Capture and dissociation in the complex-forming CH(v = 0,1) + D2 → CHD + D, CD2 + H, CD + HD reactions and comparison with CH(v = 0,1) + H2

Abstract

Rate coefficients for the CH(v = 0,1) + D₂ reaction have been determined for all possible channels (T: 200–1200 K), using the quasiclassical trajectory method and a suitable treatment of the zero point energy. Calculations have also been performed on the CH(v = 1) + H₂ reaction and the CH(v = 1) + D₂ → CH(v = 0) + D₂ process. Most of the results can be understood considering the key role played by the deep minimum of the potential energy surface (PES), the barrierless character of the PES, the energy of the reaction channels, and the kinematics.

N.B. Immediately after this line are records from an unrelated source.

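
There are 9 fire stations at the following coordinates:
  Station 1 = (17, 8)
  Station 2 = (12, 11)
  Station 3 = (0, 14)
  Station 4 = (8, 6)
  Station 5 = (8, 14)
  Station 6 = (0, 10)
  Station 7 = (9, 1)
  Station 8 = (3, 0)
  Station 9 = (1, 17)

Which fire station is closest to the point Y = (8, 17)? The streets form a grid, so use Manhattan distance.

d(Y, Station 1) = 9 + 9 = 18
d(Y, Station 2) = 4 + 6 = 10
d(Y, Station 3) = 8 + 3 = 11
d(Y, Station 4) = 0 + 11 = 11
d(Y, Station 5) = 0 + 3 = 3
d(Y, Station 6) = 8 + 7 = 15
d(Y, Station 7) = 1 + 16 = 17
d(Y, Station 8) = 5 + 17 = 22
d(Y, Station 9) = 7 + 0 = 7
The smallest is to Station 5, so Y lies in the Voronoi region of Station 5.

Station 5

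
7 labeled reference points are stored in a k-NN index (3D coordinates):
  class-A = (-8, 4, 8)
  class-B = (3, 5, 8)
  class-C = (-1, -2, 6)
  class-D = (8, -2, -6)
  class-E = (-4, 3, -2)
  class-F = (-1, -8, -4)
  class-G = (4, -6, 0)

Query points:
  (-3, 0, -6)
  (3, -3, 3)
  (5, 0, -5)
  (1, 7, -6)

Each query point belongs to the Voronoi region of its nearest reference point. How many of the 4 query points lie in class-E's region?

2

(-3, 0, -6) — d² to each: class-A:237, class-B:257, class-C:152, class-D:125, class-E:26, class-F:72, class-G:121 → nearest is class-E
(3, -3, 3) — d² to each: class-A:195, class-B:89, class-C:26, class-D:107, class-E:110, class-F:90, class-G:19 → nearest is class-G
(5, 0, -5) — d² to each: class-A:354, class-B:198, class-C:161, class-D:14, class-E:99, class-F:101, class-G:62 → nearest is class-D
(1, 7, -6) — d² to each: class-A:286, class-B:204, class-C:229, class-D:130, class-E:57, class-F:233, class-G:214 → nearest is class-E
2 of the 4 points have class-E as nearest.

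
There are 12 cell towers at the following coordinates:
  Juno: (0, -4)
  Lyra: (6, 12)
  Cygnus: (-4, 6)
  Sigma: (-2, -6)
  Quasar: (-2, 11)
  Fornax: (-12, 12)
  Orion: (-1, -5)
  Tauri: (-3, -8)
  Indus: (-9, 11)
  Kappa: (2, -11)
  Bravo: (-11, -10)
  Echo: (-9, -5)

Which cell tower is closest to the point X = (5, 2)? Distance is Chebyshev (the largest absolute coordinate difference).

d(X, Juno) = max(5, 6) = 6
d(X, Lyra) = max(1, 10) = 10
d(X, Cygnus) = max(9, 4) = 9
d(X, Sigma) = max(7, 8) = 8
d(X, Quasar) = max(7, 9) = 9
d(X, Fornax) = max(17, 10) = 17
d(X, Orion) = max(6, 7) = 7
d(X, Tauri) = max(8, 10) = 10
d(X, Indus) = max(14, 9) = 14
d(X, Kappa) = max(3, 13) = 13
d(X, Bravo) = max(16, 12) = 16
d(X, Echo) = max(14, 7) = 14
The smallest is to Juno, so X lies in the Voronoi region of Juno.

Juno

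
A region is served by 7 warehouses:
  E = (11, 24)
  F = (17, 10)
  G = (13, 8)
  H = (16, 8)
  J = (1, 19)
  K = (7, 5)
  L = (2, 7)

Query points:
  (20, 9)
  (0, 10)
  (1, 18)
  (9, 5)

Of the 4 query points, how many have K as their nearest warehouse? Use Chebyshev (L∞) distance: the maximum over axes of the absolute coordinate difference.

(20, 9) — d to each: E:15, F:3, G:7, H:4, J:19, K:13, L:18 → nearest is F
(0, 10) — d to each: E:14, F:17, G:13, H:16, J:9, K:7, L:3 → nearest is L
(1, 18) — d to each: E:10, F:16, G:12, H:15, J:1, K:13, L:11 → nearest is J
(9, 5) — d to each: E:19, F:8, G:4, H:7, J:14, K:2, L:7 → nearest is K
1 of the 4 points has K as nearest.

1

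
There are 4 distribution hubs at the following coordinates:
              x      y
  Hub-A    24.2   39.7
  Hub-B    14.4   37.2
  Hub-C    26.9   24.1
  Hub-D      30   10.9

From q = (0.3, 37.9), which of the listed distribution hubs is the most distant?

Squared Euclidean distances:
d²(q, Hub-A) = (0.3−24.2)² + (37.9−39.7)² = 571.21 + 3.24 = 574.45
d²(q, Hub-B) = (0.3−14.4)² + (37.9−37.2)² = 198.81 + 0.49 = 199.3
d²(q, Hub-C) = (0.3−26.9)² + (37.9−24.1)² = 707.56 + 190.44 = 898
d²(q, Hub-D) = (0.3−30)² + (37.9−10.9)² = 882.09 + 729 = 1611.09
The largest is to Hub-D.

Hub-D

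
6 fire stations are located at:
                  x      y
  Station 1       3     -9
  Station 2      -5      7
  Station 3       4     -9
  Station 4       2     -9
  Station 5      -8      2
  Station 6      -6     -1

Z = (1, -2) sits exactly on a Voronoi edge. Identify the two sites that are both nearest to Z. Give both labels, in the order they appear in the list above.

Station 4 and Station 6

Squared distances from Z to each site:
d²(Z, Station 1) = (1−3)² + (-2−(-9))² = 4 + 49 = 53
d²(Z, Station 2) = (1−(-5))² + (-2−7)² = 36 + 81 = 117
d²(Z, Station 3) = (1−4)² + (-2−(-9))² = 9 + 49 = 58
d²(Z, Station 4) = (1−2)² + (-2−(-9))² = 1 + 49 = 50
d²(Z, Station 5) = (1−(-8))² + (-2−2)² = 81 + 16 = 97
d²(Z, Station 6) = (1−(-6))² + (-2−(-1))² = 49 + 1 = 50
Z is equidistant from Station 4 and Station 6 (both at squared distance 50), and every other site is strictly farther — so Z lies on the Station 4–Station 6 Voronoi edge.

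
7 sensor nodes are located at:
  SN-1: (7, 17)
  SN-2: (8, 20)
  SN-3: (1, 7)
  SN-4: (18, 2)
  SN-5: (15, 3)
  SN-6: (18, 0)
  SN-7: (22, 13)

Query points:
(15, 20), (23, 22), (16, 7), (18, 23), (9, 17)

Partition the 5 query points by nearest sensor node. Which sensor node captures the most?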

The good agreement found between theory and experiment for the rate coefficients of the capture process of CH(v = 0) + D₂, the total reactivity of CH(v = 1) + D₂, H₂, as well as the good agreement observed for the related CH(v = 0) + H₂ system (capture and abstraction), gives confidence on the theoretical rate coefficients obtained for the capture processes of CH(v = 1) + D₂, H₂, the individual reactive processes of CH(v = 1) + D₂, H₂, the abstraction and abstraction-exchange reactions for CH(v = 0) + D₂, and the inelastic process mentioned above, for which there are no experimental data available, and that can be useful in combustion chemistry and astrochemistry.